According to the study, “While performance was improved in high intensity tests, endurance and road race performances were similar for EPO group and placebo.”
Researchers said they recorded no adverse events in the cyclists who took EPO but noted that the drug led to “elevated levels of haemoglobin and adhesion molecules which could potentially increase the risk of thrombosis” (the formation of abnormal, life-threatening blood clots in the arteries or veins).
The authors of the study believe their findings “go against the claims of great effects found in popular literature, and may reduce the incentives for athletes to use rHuEPO” (the full title for what is commonly known as EPO).
They say proper scientific evidence about the more than 300 banned substances in competitive sports is both weak and scarce, partly because it is “impossible to do trials with professional cyclists who are subject to anti-doping regulation”. They want this to change.
“While these findings also applied to the highest performing cyclists in our study, the question remains as to whether these findings can be applied to professional cyclists,” Jules Heuberger, lead author from the Centre for Human Drug Research, in Leiden, Netherlands, said.
Our study was designed to apply the gold standard of clinical trials to doping research, and we found that while rHuEPO increased performance in a laboratory setting on high intensity tests, the differences largely disappeared in endurance tests, and were undetectable in a real-world cycling race.
He wants further studies and clinical trials which, he suggests, could “provide clearer information for anti-doping agencies and inform athletes and their medical staff about the risks of doping”.
Results
EPO – which Armstrong admitted to taking during all seven of his Tour de France victories – promotes the production of red blood cells.

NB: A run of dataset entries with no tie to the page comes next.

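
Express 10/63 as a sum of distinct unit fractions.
1/7 + 1/63

Greedy algorithm:
10/63: ceiling(63/10) = 7, use 1/7
1/63: ceiling(63/1) = 63, use 1/63
Result: 10/63 = 1/7 + 1/63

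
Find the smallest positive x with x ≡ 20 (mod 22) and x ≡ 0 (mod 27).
108

Using Chinese Remainder Theorem:
M = 22 × 27 = 594
M1 = 27, M2 = 22
y1 = 27^(-1) mod 22 = 9
y2 = 22^(-1) mod 27 = 16
x = (20×27×9 + 0×22×16) mod 594 = 108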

It has generally been understood that it results in increased delivery of oxygen to the muscles and hence improved exercise performance.
In this 8-week study, 24 of the participants were given injections of the substance every seven days and the other 24 were given a placebo (a saline solution).

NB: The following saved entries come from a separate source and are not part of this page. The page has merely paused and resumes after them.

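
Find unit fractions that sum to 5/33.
1/7 + 1/116 + 1/26796

Greedy algorithm:
5/33: ceiling(33/5) = 7, use 1/7
2/231: ceiling(231/2) = 116, use 1/116
1/26796: ceiling(26796/1) = 26796, use 1/26796
Result: 5/33 = 1/7 + 1/116 + 1/26796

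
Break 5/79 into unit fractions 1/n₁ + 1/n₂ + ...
1/16 + 1/1264

Greedy algorithm:
5/79: ceiling(79/5) = 16, use 1/16
1/1264: ceiling(1264/1) = 1264, use 1/1264
Result: 5/79 = 1/16 + 1/1264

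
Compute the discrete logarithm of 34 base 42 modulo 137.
24

Baby-step giant-step with step n = ⌈√137⌉ = 12.
Baby steps 42^j mod 137 (j:value) for j=0..11: 0:1, 1:42, 2:120, 3:108, 4:15, 5:82, 6:19, 7:113, 8:88, 9:134, 10:11, 11:51.
Giant-step multiplier: 42^(-12) ≡ 42^(136-12) = 42^124 ≡ 63 (mod 137).
Giant steps γ_i = 34·63^i mod 137: γ_0=34, γ_1=87, γ_2=1 (in table at j=0).
x = i·n + j = 2·12 + 0 = 24.
Check: 42^24 ≡ 34 (mod 137).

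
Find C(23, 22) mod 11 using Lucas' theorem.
1

Using Lucas' theorem:
Write n=23 and k=22 in base 11:
n in base 11: [2, 1]
k in base 11: [2, 0]
C(23,22) mod 11 = ∏ C(n_i, k_i) mod 11
Digit binomials (mod 11): C(2,2) = 1; C(1,0) = 1
Product: 1 × 1 = 1 ≡ 1 (mod 11)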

According to the scientists involved, the doses were consistent with “known practices” in professional cycling. They said the aim was to increase the cyclists’ levels of haemoglobin by 10-15%.
The trial involved a series of tests to evaluate different types of performance levels. The first laboratory, high intensity test involved a ramp exercise where pedalling resistance was increased every five minutes until exhaustion (which took between 30 and 50 minutes for the amateurs).
The second test (similar to a time trial) involved a 45-minute endurance test at the highest power output. The final test, 12 days after the final injections, involved a 110km cycle followed by a 21.5 km road-race up Mont Ventoux, which often features in the Tour de France race.
“Mean haemoglobin concentrations and performance parameters in the high-intensity laboratory test (including maximal power output and maximal oxygen consumption) were higher in the rHuEPO group compared to placebo,” the study revealed.
Gross efficiency, heart rate and other respiratory parameters did not differ between groups.
“In the endurance tests, mean power output, oxygen consumption and Mont Ventoux race times (about 1 hour 40 minutes) did not differ between groups. The same was true for cycling economy, mean heart rate, and lactate levels.”
In their final interpretation, the authors said: “This study shows that clinical studies with doping substances can be done adequately and safely and are relevant in determining effects of alleged performance-enhancing drugs.”